Any given time that llm() is called, it is blind to previous invocations. The state may contain evidence of them, or it may not. It's a free-form data structure that is sometimes filled with user input and sometimes contains previous llm() outputs, but llm() doesn't care.

kgeist · 2025-09-23T21:45:47 1758663947

So any pure function is Markovian then? They too only depend on their input and are blind to previous invocations. I’m just trying to understand the practical purpose of calling something a Markov chain beyond small sizes, because if we allow the state to be of any size, I’m not sure what the usefulness is: anything can be called a Markov chain if you concatenate all input data of any size into one blob and interpret it as "one state."

fluoridation · 2025-09-23T22:07:25 1758665245

>So any pure function is Markovian then?

I guess it would be more accurate to say that at its core a Markovian process is based around a pure function. Usually there's some kind of feedback loop around the function that allows the process to evolve in some way and continue producing output.

>I’m pretty sure anything can be modeled using pure functions.

We're not talking about theoretical models of black boxes, though, we're talking about known mechanisms. A recursive function doesn't become iterative just because it could be thought of as iterative (because eventually the CPU does loop over some sequence of instructions). We still say it's recursive.

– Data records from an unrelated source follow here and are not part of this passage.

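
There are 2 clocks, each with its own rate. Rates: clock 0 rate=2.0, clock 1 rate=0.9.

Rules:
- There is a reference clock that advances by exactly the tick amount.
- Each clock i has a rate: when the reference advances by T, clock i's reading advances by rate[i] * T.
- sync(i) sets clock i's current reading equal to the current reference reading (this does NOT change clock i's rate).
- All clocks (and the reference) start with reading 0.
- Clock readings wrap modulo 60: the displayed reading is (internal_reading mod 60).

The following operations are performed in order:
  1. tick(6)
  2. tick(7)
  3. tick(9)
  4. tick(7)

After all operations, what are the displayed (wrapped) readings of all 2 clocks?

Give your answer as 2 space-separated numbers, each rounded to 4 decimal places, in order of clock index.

After op 1 tick(6): ref=6.0000 raw=[12.0000 5.4000]
After op 2 tick(7): ref=13.0000 raw=[26.0000 11.7000]
After op 3 tick(9): ref=22.0000 raw=[44.0000 19.8000]
After op 4 tick(7): ref=29.0000 raw=[58.0000 26.1000]
Wrap final raw readings (mod 60): 58.0000 mod 60 = 58.0000; 26.1000 mod 60 = 26.1000

Answer: 58.0000 26.1000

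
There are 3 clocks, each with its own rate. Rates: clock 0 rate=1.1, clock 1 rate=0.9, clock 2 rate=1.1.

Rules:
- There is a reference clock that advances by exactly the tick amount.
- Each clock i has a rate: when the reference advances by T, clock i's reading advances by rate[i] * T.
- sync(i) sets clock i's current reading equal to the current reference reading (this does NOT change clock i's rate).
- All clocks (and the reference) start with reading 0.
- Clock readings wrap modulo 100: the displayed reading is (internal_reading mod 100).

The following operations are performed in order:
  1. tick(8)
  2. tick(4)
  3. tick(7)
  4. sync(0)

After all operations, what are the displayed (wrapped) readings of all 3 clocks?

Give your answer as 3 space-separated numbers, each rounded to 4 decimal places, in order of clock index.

Answer: 19.0000 17.1000 20.9000

Derivation:
After op 1 tick(8): ref=8.0000 raw=[8.8000 7.2000 8.8000]
After op 2 tick(4): ref=12.0000 raw=[13.2000 10.8000 13.2000]
After op 3 tick(7): ref=19.0000 raw=[20.9000 17.1000 20.9000]
After op 4 sync(0): ref=19.0000 raw=[19.0000 17.1000 20.9000]
Wrap final raw readings (mod 100): 19.0000 mod 100 = 19.0000; 17.1000 mod 100 = 17.1000; 20.9000 mod 100 = 20.9000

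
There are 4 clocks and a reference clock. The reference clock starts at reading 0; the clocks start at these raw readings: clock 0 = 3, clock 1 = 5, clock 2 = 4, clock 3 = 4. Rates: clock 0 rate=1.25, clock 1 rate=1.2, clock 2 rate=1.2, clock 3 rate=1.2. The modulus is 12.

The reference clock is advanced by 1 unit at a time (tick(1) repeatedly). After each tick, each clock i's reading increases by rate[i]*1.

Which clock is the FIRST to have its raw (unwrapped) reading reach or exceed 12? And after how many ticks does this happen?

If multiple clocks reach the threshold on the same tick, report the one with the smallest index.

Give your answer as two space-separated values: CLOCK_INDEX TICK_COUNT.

Answer: 1 6

Derivation:
clock 0: start=3, rate=1.25, needs 12-3 = 9; ticks = ceil(9/1.25) = ceil(7.2000) = 8; reading at tick 8 = 3 + 1.25*8 = 13.0000
clock 1: start=5, rate=1.2, needs 12-5 = 7; ticks = ceil(7/1.2) = ceil(5.8333) = 6; reading at tick 6 = 5 + 1.2*6 = 12.2000
clock 2: start=4, rate=1.2, needs 12-4 = 8; ticks = ceil(8/1.2) = ceil(6.6667) = 7; reading at tick 7 = 4 + 1.2*7 = 12.4000
clock 3: start=4, rate=1.2, needs 12-4 = 8; ticks = ceil(8/1.2) = ceil(6.6667) = 7; reading at tick 7 = 4 + 1.2*7 = 12.4000
Minimum tick count = 6; winners = [1]; smallest index = 1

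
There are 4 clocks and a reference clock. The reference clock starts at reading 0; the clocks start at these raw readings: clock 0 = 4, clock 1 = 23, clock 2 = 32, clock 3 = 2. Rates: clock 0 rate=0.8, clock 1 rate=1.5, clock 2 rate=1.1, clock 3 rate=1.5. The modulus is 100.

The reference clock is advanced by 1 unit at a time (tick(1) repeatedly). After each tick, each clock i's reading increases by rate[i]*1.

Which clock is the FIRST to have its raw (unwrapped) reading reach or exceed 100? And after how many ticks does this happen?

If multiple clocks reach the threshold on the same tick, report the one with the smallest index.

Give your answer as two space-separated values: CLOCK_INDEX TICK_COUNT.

clock 0: start=4, rate=0.8, needs 100-4 = 96; ticks = ceil(96/0.8) = ceil(120.0000) = 120; reading at tick 120 = 4 + 0.8*120 = 100.0000
clock 1: start=23, rate=1.5, needs 100-23 = 77; ticks = ceil(77/1.5) = ceil(51.3333) = 52; reading at tick 52 = 23 + 1.5*52 = 101.0000
clock 2: start=32, rate=1.1, needs 100-32 = 68; ticks = ceil(68/1.1) = ceil(61.8182) = 62; reading at tick 62 = 32 + 1.1*62 = 100.2000
clock 3: start=2, rate=1.5, needs 100-2 = 98; ticks = ceil(98/1.5) = ceil(65.3333) = 66; reading at tick 66 = 2 + 1.5*66 = 101.0000
Minimum tick count = 52; winners = [1]; smallest index = 1

Answer: 1 52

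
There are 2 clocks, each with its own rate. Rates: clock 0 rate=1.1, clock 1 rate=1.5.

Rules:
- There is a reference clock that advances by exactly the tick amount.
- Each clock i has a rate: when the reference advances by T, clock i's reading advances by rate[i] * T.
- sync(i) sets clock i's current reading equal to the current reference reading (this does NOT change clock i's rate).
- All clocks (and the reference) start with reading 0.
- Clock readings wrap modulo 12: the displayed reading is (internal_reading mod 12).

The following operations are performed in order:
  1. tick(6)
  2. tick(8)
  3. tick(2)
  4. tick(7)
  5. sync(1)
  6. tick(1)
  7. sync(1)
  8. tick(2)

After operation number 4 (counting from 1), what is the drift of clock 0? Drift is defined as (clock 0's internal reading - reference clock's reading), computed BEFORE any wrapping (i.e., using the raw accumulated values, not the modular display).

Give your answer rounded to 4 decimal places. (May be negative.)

Answer: 2.3000

Derivation:
After op 1 tick(6): ref=6.0000 raw=[6.6000 9.0000]
After op 2 tick(8): ref=14.0000 raw=[15.4000 21.0000]
After op 3 tick(2): ref=16.0000 raw=[17.6000 24.0000]
After op 4 tick(7): ref=23.0000 raw=[25.3000 34.5000]
Drift of clock 0 after op 4: 25.3000 - 23.0000 = 2.3000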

>I’m not sure what the usefulness is

I suppose part of the usefulness is to de-mystify LLMs. If you can understand what Markov chains do, the thought "oh. An LLMs is just a much more complex Markov chain" can help reasoning about them.

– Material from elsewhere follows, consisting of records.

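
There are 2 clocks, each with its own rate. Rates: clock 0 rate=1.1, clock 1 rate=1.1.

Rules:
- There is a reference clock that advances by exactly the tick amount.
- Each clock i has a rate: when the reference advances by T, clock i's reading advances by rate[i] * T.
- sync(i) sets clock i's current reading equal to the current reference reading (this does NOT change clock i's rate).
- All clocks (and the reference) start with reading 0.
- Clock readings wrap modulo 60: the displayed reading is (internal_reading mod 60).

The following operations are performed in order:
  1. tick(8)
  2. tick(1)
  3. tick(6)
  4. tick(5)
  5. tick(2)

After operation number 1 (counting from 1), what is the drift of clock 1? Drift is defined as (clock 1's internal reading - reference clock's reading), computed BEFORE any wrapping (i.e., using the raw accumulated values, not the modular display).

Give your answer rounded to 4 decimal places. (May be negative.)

Answer: 0.8000

Derivation:
After op 1 tick(8): ref=8.0000 raw=[8.8000 8.8000]
Drift of clock 1 after op 1: 8.8000 - 8.0000 = 0.8000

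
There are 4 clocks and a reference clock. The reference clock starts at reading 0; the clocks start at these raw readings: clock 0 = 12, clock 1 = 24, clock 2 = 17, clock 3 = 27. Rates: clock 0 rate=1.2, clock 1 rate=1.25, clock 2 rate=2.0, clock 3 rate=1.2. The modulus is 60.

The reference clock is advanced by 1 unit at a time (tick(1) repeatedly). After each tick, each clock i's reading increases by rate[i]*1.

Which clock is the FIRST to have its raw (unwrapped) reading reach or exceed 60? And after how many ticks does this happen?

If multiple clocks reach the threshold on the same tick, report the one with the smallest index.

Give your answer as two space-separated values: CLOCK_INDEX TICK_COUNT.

Answer: 2 22

Derivation:
clock 0: start=12, rate=1.2, needs 60-12 = 48; ticks = ceil(48/1.2) = ceil(40.0000) = 40; reading at tick 40 = 12 + 1.2*40 = 60.0000
clock 1: start=24, rate=1.25, needs 60-24 = 36; ticks = ceil(36/1.25) = ceil(28.8000) = 29; reading at tick 29 = 24 + 1.25*29 = 60.2500
clock 2: start=17, rate=2.0, needs 60-17 = 43; ticks = ceil(43/2.0) = ceil(21.5000) = 22; reading at tick 22 = 17 + 2.0*22 = 61.0000
clock 3: start=27, rate=1.2, needs 60-27 = 33; ticks = ceil(33/1.2) = ceil(27.5000) = 28; reading at tick 28 = 27 + 1.2*28 = 60.6000
Minimum tick count = 22; winners = [2]; smallest index = 2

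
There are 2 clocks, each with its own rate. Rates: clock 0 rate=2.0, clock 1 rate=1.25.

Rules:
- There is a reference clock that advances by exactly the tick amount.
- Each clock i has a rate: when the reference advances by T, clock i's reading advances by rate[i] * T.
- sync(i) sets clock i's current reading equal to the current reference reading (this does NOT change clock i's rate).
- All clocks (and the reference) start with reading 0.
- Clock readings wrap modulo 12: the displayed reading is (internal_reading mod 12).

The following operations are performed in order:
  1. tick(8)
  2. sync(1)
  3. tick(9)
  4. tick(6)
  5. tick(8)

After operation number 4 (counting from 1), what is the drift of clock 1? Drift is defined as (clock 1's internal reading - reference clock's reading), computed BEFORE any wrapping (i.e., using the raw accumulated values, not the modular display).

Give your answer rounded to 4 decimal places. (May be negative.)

Answer: 3.7500

Derivation:
After op 1 tick(8): ref=8.0000 raw=[16.0000 10.0000]
After op 2 sync(1): ref=8.0000 raw=[16.0000 8.0000]
After op 3 tick(9): ref=17.0000 raw=[34.0000 19.2500]
After op 4 tick(6): ref=23.0000 raw=[46.0000 26.7500]
Drift of clock 1 after op 4: 26.7500 - 23.0000 = 3.7500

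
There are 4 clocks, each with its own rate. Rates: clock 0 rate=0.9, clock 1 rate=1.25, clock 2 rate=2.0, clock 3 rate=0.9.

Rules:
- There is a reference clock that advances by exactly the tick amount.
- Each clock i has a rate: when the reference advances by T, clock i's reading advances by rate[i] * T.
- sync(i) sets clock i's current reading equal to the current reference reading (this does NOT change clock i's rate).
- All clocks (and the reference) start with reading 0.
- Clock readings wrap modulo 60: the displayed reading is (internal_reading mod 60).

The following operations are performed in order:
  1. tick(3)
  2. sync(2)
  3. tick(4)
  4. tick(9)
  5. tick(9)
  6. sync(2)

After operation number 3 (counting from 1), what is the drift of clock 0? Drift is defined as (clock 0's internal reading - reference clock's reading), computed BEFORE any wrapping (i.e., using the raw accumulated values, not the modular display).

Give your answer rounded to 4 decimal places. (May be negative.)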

drdeca · 2025-09-23T23:24:12 1758669852

“just”?

If you include the entire past history as part of the state, then any stochastic process becomes a Markov process.

Any computer program (without network stuff or inputs for a time (assume your computer has a true RNG module)) you could run is a Markov process. Just say that your state space is the space of possible ways the memory of the computer can be.

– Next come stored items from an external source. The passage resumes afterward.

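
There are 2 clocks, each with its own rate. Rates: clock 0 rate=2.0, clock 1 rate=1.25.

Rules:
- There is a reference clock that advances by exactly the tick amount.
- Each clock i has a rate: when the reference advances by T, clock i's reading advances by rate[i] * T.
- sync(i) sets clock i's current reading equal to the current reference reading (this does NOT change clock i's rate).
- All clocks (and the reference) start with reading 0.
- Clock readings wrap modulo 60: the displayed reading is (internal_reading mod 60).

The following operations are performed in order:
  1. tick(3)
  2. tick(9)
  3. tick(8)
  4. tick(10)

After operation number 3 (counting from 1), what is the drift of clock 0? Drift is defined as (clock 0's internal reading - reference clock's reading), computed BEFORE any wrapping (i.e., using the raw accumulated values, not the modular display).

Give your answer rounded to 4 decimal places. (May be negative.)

Answer: 20.0000

Derivation:
After op 1 tick(3): ref=3.0000 raw=[6.0000 3.7500]
After op 2 tick(9): ref=12.0000 raw=[24.0000 15.0000]
After op 3 tick(8): ref=20.0000 raw=[40.0000 25.0000]
Drift of clock 0 after op 3: 40.0000 - 20.0000 = 20.0000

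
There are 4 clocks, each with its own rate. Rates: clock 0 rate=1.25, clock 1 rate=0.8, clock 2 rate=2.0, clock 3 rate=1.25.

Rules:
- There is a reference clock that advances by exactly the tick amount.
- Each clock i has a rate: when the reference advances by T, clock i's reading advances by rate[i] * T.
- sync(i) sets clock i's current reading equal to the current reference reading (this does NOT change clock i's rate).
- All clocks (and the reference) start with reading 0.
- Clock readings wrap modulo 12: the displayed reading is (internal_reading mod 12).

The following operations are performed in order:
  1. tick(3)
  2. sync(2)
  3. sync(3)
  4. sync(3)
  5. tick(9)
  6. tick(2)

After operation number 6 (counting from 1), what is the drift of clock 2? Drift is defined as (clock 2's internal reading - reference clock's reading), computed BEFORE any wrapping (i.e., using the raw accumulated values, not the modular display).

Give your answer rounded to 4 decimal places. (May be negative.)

After op 1 tick(3): ref=3.0000 raw=[3.7500 2.4000 6.0000 3.7500]
After op 2 sync(2): ref=3.0000 raw=[3.7500 2.4000 3.0000 3.7500]
After op 3 sync(3): ref=3.0000 raw=[3.7500 2.4000 3.0000 3.0000]
After op 4 sync(3): ref=3.0000 raw=[3.7500 2.4000 3.0000 3.0000]
After op 5 tick(9): ref=12.0000 raw=[15.0000 9.6000 21.0000 14.2500]
After op 6 tick(2): ref=14.0000 raw=[17.5000 11.2000 25.0000 16.7500]
Drift of clock 2 after op 6: 25.0000 - 14.0000 = 11.0000

Answer: 11.0000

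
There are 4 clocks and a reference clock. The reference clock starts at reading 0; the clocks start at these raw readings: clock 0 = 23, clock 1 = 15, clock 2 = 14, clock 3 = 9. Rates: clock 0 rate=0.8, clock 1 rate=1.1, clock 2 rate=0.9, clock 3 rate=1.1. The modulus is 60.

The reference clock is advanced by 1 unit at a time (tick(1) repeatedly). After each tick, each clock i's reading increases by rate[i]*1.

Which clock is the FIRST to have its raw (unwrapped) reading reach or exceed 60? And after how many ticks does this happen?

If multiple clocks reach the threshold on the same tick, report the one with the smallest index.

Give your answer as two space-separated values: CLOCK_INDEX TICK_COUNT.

Answer: 1 41

Derivation:
clock 0: start=23, rate=0.8, needs 60-23 = 37; ticks = ceil(37/0.8) = ceil(46.2500) = 47; reading at tick 47 = 23 + 0.8*47 = 60.6000
clock 1: start=15, rate=1.1, needs 60-15 = 45; ticks = ceil(45/1.1) = ceil(40.9091) = 41; reading at tick 41 = 15 + 1.1*41 = 60.1000
clock 2: start=14, rate=0.9, needs 60-14 = 46; ticks = ceil(46/0.9) = ceil(51.1111) = 52; reading at tick 52 = 14 + 0.9*52 = 60.8000
clock 3: start=9, rate=1.1, needs 60-9 = 51; ticks = ceil(51/1.1) = ceil(46.3636) = 47; reading at tick 47 = 9 + 1.1*47 = 60.7000
Minimum tick count = 41; winners = [1]; smallest index = 1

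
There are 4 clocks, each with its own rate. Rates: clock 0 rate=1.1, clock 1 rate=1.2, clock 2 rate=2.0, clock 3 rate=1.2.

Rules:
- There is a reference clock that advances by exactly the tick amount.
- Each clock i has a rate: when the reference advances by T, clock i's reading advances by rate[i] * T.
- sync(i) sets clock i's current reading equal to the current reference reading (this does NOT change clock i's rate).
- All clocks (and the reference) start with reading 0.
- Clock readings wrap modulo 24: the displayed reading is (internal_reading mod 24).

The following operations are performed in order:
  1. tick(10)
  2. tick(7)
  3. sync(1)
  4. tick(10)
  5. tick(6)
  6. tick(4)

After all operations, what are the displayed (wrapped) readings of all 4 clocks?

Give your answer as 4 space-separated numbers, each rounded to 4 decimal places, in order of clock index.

After op 1 tick(10): ref=10.0000 raw=[11.0000 12.0000 20.0000 12.0000]
After op 2 tick(7): ref=17.0000 raw=[18.7000 20.4000 34.0000 20.4000]
After op 3 sync(1): ref=17.0000 raw=[18.7000 17.0000 34.0000 20.4000]
After op 4 tick(10): ref=27.0000 raw=[29.7000 29.0000 54.0000 32.4000]
After op 5 tick(6): ref=33.0000 raw=[36.3000 36.2000 66.0000 39.6000]
After op 6 tick(4): ref=37.0000 raw=[40.7000 41.0000 74.0000 44.4000]
Wrap final raw readings (mod 24): 40.7000 mod 24 = 16.7000; 41.0000 mod 24 = 17.0000; 74.0000 mod 24 = 2.0000; 44.4000 mod 24 = 20.4000

Answer: 16.7000 17.0000 2.0000 20.4000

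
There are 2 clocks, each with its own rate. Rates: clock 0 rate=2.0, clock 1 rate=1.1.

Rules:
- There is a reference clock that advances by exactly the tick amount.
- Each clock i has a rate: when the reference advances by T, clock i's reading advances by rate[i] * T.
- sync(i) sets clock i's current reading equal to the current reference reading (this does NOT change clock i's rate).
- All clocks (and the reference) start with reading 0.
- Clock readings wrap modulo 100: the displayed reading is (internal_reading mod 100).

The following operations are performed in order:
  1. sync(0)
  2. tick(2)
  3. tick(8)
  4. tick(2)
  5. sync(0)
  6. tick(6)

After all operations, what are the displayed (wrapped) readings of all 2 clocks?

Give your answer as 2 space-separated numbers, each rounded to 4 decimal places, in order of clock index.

Answer: 24.0000 19.8000

Derivation:
After op 1 sync(0): ref=0.0000 raw=[0.0000 0.0000]
After op 2 tick(2): ref=2.0000 raw=[4.0000 2.2000]
After op 3 tick(8): ref=10.0000 raw=[20.0000 11.0000]
After op 4 tick(2): ref=12.0000 raw=[24.0000 13.2000]
After op 5 sync(0): ref=12.0000 raw=[12.0000 13.2000]
After op 6 tick(6): ref=18.0000 raw=[24.0000 19.8000]
Wrap final raw readings (mod 100): 24.0000 mod 100 = 24.0000; 19.8000 mod 100 = 19.8000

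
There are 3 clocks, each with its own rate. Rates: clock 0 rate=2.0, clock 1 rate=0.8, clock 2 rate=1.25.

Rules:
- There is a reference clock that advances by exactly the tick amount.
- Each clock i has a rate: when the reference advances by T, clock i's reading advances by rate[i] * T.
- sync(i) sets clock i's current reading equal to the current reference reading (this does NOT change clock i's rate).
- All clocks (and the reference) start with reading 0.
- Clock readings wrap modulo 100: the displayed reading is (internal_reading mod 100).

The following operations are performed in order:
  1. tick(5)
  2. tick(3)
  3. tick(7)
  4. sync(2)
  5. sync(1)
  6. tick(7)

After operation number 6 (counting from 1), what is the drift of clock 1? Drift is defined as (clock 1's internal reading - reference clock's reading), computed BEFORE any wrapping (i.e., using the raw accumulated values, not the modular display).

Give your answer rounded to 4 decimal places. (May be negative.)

Answer: -1.4000

Derivation:
After op 1 tick(5): ref=5.0000 raw=[10.0000 4.0000 6.2500]
After op 2 tick(3): ref=8.0000 raw=[16.0000 6.4000 10.0000]
After op 3 tick(7): ref=15.0000 raw=[30.0000 12.0000 18.7500]
After op 4 sync(2): ref=15.0000 raw=[30.0000 12.0000 15.0000]
After op 5 sync(1): ref=15.0000 raw=[30.0000 15.0000 15.0000]
After op 6 tick(7): ref=22.0000 raw=[44.0000 20.6000 23.7500]
Drift of clock 1 after op 6: 20.6000 - 22.0000 = -1.4000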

Saying that the LLM is “just” a Markov process seems to be doing something a bit weird with that “just”.

fluoridation · 2025-09-23T23:49:43 1758671383

>Any computer program (without network stuff or inputs for a time (assume your computer has a true RNG module)) you could run is a Markov process. Just say that your state space is the space of possible ways the memory of the computer can be.

No. The entire computer is a Markov process in that situation. An individual process may still remember its past states and therefore not be Markovian. See the example I gave about allowing or blocking transactions.

drdeca · 2025-09-24T01:18:37 1758676717

By “memory” I was including whatever is on disk, and the values of all the CPU registers, and all the CPU flags, etc.

So, yeah, the state of the computer (regarded as an abstract machine, not viewed at the level of the physical hardware)

Oh, you mean because I said a particular program, and other things on the computer could interfere with the program. Ok, point. I was imagining a computer that just had a single program running on it (with no separate OS) I guess? But yeah, good point, I certainly didn’t make my idea precise enough (in my own mind or in my words).

fluoridation · 2025-09-24T02:15:01 1758680101

Yes, I understood what you meant and my answer assumes that the contents of all memory -- volatile and persistent -- constitute the state of the machine.

It doesn't matter whether the program is the only thing the computer is doing or whether there are other things running on the same machine. The program considered as a machine unto itself is a conceptually different thing from the underlying hardware. The Markov property is a way to reason about how a process interacts with its state. "I could design a Markov process that's semantically equivalent to a non-Markov process, by just including more state" is a pointless statement. The whole point of the discrimination is to reason about the thing you're studying.